Amber Gray is giving a Tony-nominated performance as Persephone in Hadestown, which earned 14 Tony noms including Best Musical. The Anaïs Mitchell-penned musical has played three countries, including London's West End, and multiple venues since its 2010 inception, and Gray has been part of it for the last five years. "I started my first workshop in 2014," Gray said to Ryan Lee Gilbert in an interview on Broadway.com's #LiveAtFive. "I've done six two-week workshops and this is my fourth production and each one gets cleaner and tighter. I'm really proud of it, and I'm super honored that people are responding to it the way I have. There's a reason I have re-upped so many times. I feel similarly about it in the way that the audiences are reacting to it so it's very special. That doesn't always happen, you can love a show a lot in the audience can be like, 'I don't think so.' It's pretty special when it aligns."
While Gray is an acclaimed performer, she originally didn't plan on doing musical theater. "I have a BFA in acting and then, a few years later, I went and got an MFA in acting," she said. "Those conservatories, when they're not musical-based, are not always the nicest about musical theater kids, which is ridiculous. I grew up singing, and I always loved singing and the event of singing, especially with other people harmonizing. Some of my earliest gigs were musicals, and I just stayed in that world. I had a very limited view of what a musical meant."
Gray continued down that music-filled road, which eventually led her to Hadestown, and her second time working with director Rachel Chavkin on Broadway. "I get nervous when I have to articulate why I love her so much," Gray said of Chavkin. "I am attracted to similar pieces of art as she is, they always have a lot of soul and politics. All of her shows are like athletic events, they're epic and she's actually quite hard on me because we've been friends for so long. She knows what she can get out of me and she sees what I'm capable of before I can. I love that about her, she's deeply challenging to me and makes me go places that I haven't before. She's like my pillow, she knows a lot of deep dark secrets."
Chavkin, who also also directed Gray in her Broadway debut in Natasha, Pierre and the Great Comet of 1812, is the only female director of a musical this season. "I wish it was not something to be pointed out and that it's just normal," Gray said. "Our lead producers are women as well. I keep saying it is one of the healthiest rooms I've ever been in. That is not necessarily because it is run by women, but it's not not because of it. It's a true collaboration and everyone is there with the same goal; to make a piece of art. There's no disrespect in that room which is a beautiful thing."

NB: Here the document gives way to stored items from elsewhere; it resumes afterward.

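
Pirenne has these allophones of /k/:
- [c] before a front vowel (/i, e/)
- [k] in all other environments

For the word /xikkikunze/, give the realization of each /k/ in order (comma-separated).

Occurrence 1 (position 3): no conditioning environment matches → elsewhere allophone [k].
Occurrence 2 (position 4): before a front vowel → [c].
Occurrence 3 (position 6): no conditioning environment matches → elsewhere allophone [k].

[k], [c], [k]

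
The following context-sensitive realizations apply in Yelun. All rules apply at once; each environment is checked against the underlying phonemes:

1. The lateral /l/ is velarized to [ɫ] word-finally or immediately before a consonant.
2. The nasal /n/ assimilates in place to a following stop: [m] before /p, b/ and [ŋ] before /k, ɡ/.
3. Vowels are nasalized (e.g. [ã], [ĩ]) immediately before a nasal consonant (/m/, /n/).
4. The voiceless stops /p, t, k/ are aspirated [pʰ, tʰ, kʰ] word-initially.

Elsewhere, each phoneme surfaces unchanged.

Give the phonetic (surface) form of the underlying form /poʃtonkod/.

/p/ (word-initial) occurs word-initially → [pʰ] by rule 4.
/o/ (between /p/ and /ʃ/) is in the target of rule 3 but the environment (before a nasal consonant) is not met → [o].
/t/ (between /ʃ/ and /o/) is in the target of rule 4 but the environment (word-initially) is not met → [t].
Rule 3 applies to /o/ (between /t/ and /n/: before a nasal consonant) → [õ].
/n/ — between /o/ and /k/, before a labial or velar stop — surfaces as [ŋ] (rule 2).
/k/ (between /n/ and /o/) is in the target of rule 4 but the environment (word-initially) is not met → [k].
/o/ (between /k/ and /d/) fails the environment for rule 3, so it stays [o].

[pʰoʃtõŋkod]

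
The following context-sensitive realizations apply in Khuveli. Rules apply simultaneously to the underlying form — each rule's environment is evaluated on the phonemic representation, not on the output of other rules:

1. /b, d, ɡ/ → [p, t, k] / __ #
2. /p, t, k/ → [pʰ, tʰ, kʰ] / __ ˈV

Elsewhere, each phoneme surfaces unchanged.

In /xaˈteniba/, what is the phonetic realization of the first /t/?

Rule 2 applies to /t/ (between /a/ and /e/: immediately before a stressed vowel) → [tʰ].

[tʰ]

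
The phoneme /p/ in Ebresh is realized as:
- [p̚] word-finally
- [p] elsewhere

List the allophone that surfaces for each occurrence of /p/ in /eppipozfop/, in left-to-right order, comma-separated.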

Recently Broadway.com took exclusive backstage photos of what happens during Hadestown and released a picture of Gray using a breast pump during intermission. "I look forward to the day where that is not an exciting photo," Gray said. "It's just normalcy, especially in my world where I am there to provide food to two creatures. That's every few hours for me, and has been for the last three years. It didn't even faze me that he was walking by and taking photos. That's what happens every day during intermission, religiously. [I] fix up [my] makeup and pump for five minutes, it's really magical."